Un gloubiboulga en 9 points


1- Faire preuve de connaissance : citer Rawls, Nietzsche, Hobbes et Thoreau (pour faire preuve d’esprit critique)


2- Parler de notions abstraites : organisation de la vie en société, sécurité, liberté et justice.


3- Commencer doucement avec de la théorie sirupeuse : « On peut considérer que l’État est à notre service, que les politiques sont voués à servir le peuple car l’État est une création humaine qui a comme but de nous – les citoyens – permettre de bien vivre en collectivité. »


4- Dire rapidement que « l’État a aussi des devoirs à l’égard des étrangers et pas que les citoyens » mais que c’est un sujet pas évident du tout en citant Kennedy : « Ne vous demandez pas ce que votre pays peut faire pour vous. Demandez-vous ce que vous pouvez faire pour votre pays. »


5- Introduire très vite un plot twist avec les notions de dette, faute et devoir : « L’État est peut-être une création humaine, mais il est également nécessaire à l’homme. Les hommes ne peuvent pas survivre sans État, ainsi, n’est-ce pas plutôt les hommes qui doivent quelque chose à l’État ? L’action de l’État nous assure une sécurité, nous donne la garantie de ne pas se faire agresser par le premier venu. D’où l’idée de ‘dette’ que l’on peut ici mobiliser. L’État nous permettant de sortir d’un état de guerre de tous contre tous, nous lui devons beaucoup. »


6- Entracte humour : sans État on serait « en état de guerre permanente » alors qu’avec État il n’y a pas de guerre – pas de Vietnam, pas d’Indochine, pas de Cambodge, Irak, Afghanistan, Syrie, Libye, Palestine, Israël, Yémen, WW II, WW I… Tout ça, c’était les pâtissiers et les maçons de chaque pays qui frappaient – bombardaient, brûlaient, mitraillaient – les autres, c’était des familles et des villages qui s’entretuaient.

7- Reprise du sérieux : « Si nous avons une dette envers l’État, en retour, il nous impose des devoirs. Y désobéir, ce serait commettre une faute. Ainsi, à partir de cette analyse de la dette, on comprend mieux l’idée d’une responsabilité du citoyen que rappelle le président Kennedy ».

8- Arguments de récré : « sans État, ce serait l’état de nature : on serait perpétuellement en guerre les uns contre les autres. Donc il nous faut un État, mais dans le même temps, l’idée de dette et devoir permet de comprendre le civisme et les obligations du citoyen. »

9- Un peu de preuve d’ouverture d’esprit mais toujours à la récré : « Tout ce qui va dans le sens de l’État n’est pas nécessairement acceptable moralement : quand l’État, par exemple, est esclavagiste ou tyrannique ». Ouf quand l’état est méchant, il ne faut quand même pas être gentil avec lui.

Et maintenant, une contre-correction

Je commence avec une petite histoire racontée dans le milieu des physiciens.

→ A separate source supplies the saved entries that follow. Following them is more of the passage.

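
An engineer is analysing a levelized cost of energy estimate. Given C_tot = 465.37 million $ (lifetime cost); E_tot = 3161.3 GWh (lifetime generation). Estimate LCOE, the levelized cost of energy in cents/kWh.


LCOE = C_tot / E_tot * 100
LCOE = 465.37 / 3161.3 * 100
LCOE = 14.721 cents/kWh


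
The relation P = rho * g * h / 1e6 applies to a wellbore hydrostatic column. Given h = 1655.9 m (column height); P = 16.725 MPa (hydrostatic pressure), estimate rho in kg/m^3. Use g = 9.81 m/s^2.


rho = P * 1e6 / (g * h)
rho = 16.725 * 1e6 / (9.81 * 1655.9)
rho = 1029.6 kg/m^3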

C’est l’histoire d’un prof de physique qui demande à un élève comment mesurer la hauteur d’un immeuble avec un baromètre. L’élève répond que si on a, en plus, un chronomètre, connaissant la loi qui gouverne la chute des corps et la vitesse du son à la pression donnée, on peut lâcher le baromètre du haut de l’immeuble, mesurer le temps de chute et déduire la hauteur de l’immeuble. Le prof n’est évidemment pas content de la réponse. Il convoque l’élève et lui dit qu’on ne disposait pas de chronomètre. L’élève demande si on dispose d’une ficelle suffisamment longue pour fabriquer un pendule avec le baromètre… L’histoire est longue et l’élève ingénieux, il propose une dizaine de méthodes pour trouver la hauteur de l’immeuble avec un baromètre, et finalement termine avec la meilleure. Il propose d’échanger le baromètre contre la connaissance, en offrant celui-ci comme récompense à quelqu’un qui aurait la réponse.

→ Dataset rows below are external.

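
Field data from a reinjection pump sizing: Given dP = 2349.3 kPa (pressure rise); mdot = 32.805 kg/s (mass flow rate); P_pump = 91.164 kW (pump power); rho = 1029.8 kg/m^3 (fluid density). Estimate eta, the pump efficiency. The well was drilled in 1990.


eta = mdot * dP / (rho * P_pump)
eta = 32.805 * 2349.3 / (1029.8 * 91.164)
eta = 0.82092


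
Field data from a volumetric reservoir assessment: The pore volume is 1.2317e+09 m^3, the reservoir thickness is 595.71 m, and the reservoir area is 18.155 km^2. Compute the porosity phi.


phi = Vp / (A * 1e6 * hr)
phi = 1.2317e+09 / (18.155 * 1e6 * 595.71)
phi = 0.11389


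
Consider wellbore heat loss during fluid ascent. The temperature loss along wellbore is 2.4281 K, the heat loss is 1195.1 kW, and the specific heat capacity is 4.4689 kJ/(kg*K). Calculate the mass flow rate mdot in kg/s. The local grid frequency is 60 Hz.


mdot = Q_loss / (cp * dT)
mdot = 1195.1 / (4.4689 * 2.4281)
mdot = 110.14 kg/s


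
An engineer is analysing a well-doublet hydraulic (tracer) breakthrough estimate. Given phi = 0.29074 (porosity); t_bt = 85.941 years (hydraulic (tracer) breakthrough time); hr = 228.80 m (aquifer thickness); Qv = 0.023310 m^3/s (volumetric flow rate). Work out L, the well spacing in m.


L = sqrt(t_bt*365.25*86400*3*Qv / (pi*hr*phi))
L = sqrt(85.941*365.25*86400*3*0.023310 / (pi*228.80*0.29074))
L = 952.64 m


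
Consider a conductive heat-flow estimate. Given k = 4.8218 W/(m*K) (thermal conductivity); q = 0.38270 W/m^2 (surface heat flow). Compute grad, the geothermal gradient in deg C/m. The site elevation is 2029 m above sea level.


grad = q * 1000 / k
grad = 0.38270 * 1000 / 4.8218
grad = 79.36870 deg C/km
Convert: 79.36870 deg C/km * 0.001 = 0.079369 deg C/m
grad = 0.079369 deg C/m


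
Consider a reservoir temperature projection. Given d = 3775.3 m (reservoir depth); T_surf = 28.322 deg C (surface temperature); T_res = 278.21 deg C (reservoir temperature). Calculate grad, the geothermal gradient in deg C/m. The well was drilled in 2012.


grad = (T_res - T_surf) / d * 1000
grad = (278.21 - 28.322) / 3775.3 * 1000
grad = 66.19024 deg C/km
Convert: 66.19024 deg C/km * 0.001 = 0.066190 deg C/m
grad = 0.066190 deg C/m


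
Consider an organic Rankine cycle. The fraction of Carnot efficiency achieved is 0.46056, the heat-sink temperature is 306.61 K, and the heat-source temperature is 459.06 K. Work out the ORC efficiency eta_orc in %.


eta_orc = (1 - Tc/Th) * f * 100
eta_orc = (1 - 306.61/459.06) * 0.46056 * 100
eta_orc = 15.295 %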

Il y a toujours plusieurs réponses à une question et souvent, la réponse convenue est la plus ennuyeuse. Avant de répondre, je vais essayer de comprendre le sens de la question. Elle comporte plusieurs mots difficiles à saisir comme « état », « nous », « doit » et « quelque chose ». Nous allons les remplacer par des mots plus simples pour mieux comprendre le sens de chaque mot par rapport aux autres.

Si on remplace « état » par « épicier », le sens de la question change. D’abord l’épicier, contrairement à l’état, n’est pas une entité abstraite, une création fictive comme dieu ou la littérature. L’épicier est un bougre avec un prénom, on le connait. Quand on parle de l’épicier, le « nous » aussi devient concret : on pourrait imaginer qu’un époux parlant à son épouse dise « nous », ou qu’une personne parlant à son colocataire utilise le mot « nous », on sent qu’il y a un enjeu local quand on parle de l’épicier. Le « doit » aussi devient plus concret, on imagine qu’on parle d’argent ou d’un petit service qu’on aurait rendu auparavant à l’épicier. On parle d’équilibrer une situation partagée par quelques personnes.

Quand il s’agit de l’état, le « nous » se transforme en « nous les français » ou « nous les belges ». L’équilibre se transforme aussi, puisque qu’est-ce qu’on peut recevoir d’une entité abstraite ? Qu’est-ce qu’on a pu faire comme offrande pour qu’il y ait un dû ?

Si on remplace « état » par « dieu » – un autre symbole de puissance –, les rumeurs, les bruits de couloir, les mythes et légendes urbaines racontent que c’est nous qui devons quelque chose à dieu, puisqu’il nous aime et qu’il nous garde une place au chaud au paradis. Mais ces mêmes rumeurs parlent aussi d’un côté plus sombre de dieu, son côté punitif et rancunier, on dit que si on ne suit pas sa volonté, on finira en enfer. C’est dans le même sens que Kennedy aurait prononcé la phrase : « Ne vous demandez pas ce que votre pays peut faire pour vous. Demandez-vous ce que vous pouvez faire pour votre pays. »

Mais bon, il semble que les temps des dieux soient révolus et que de nos jours, peu de gens prennent au sérieux ces rumeurs religieuses.

Si on remplace « état » par « église » – une autre création humaine, ça commence à correspondre mieux – que devient le « nous » ? Ce serait les fidèles, les croyants, ceux qui sont prêts à se sacrifier pour la gloire d’une idée abstraite source de la création, de l’existence, de l’amour et de la justice. Mais que deviennent les mécréants ? Ont-ils la possibilité d’exister ou doivent-ils disparaitre ?

La réponse convenue à cette question – l’état nous doit sécurité et justice – reprend le schéma religieux séculaire. C’est le même schéma, l’église prend sa dime et punit les mécréants – bien avant le jugement dernier –, le gouvernement impose et interdit – bien avant la justice promise par l’état.

Ce que l’état nous doit reste à l’état de promesses, comme le paradis. En échange, le gouvernement exige ici et maintenant de la soumission et de l’obéissance.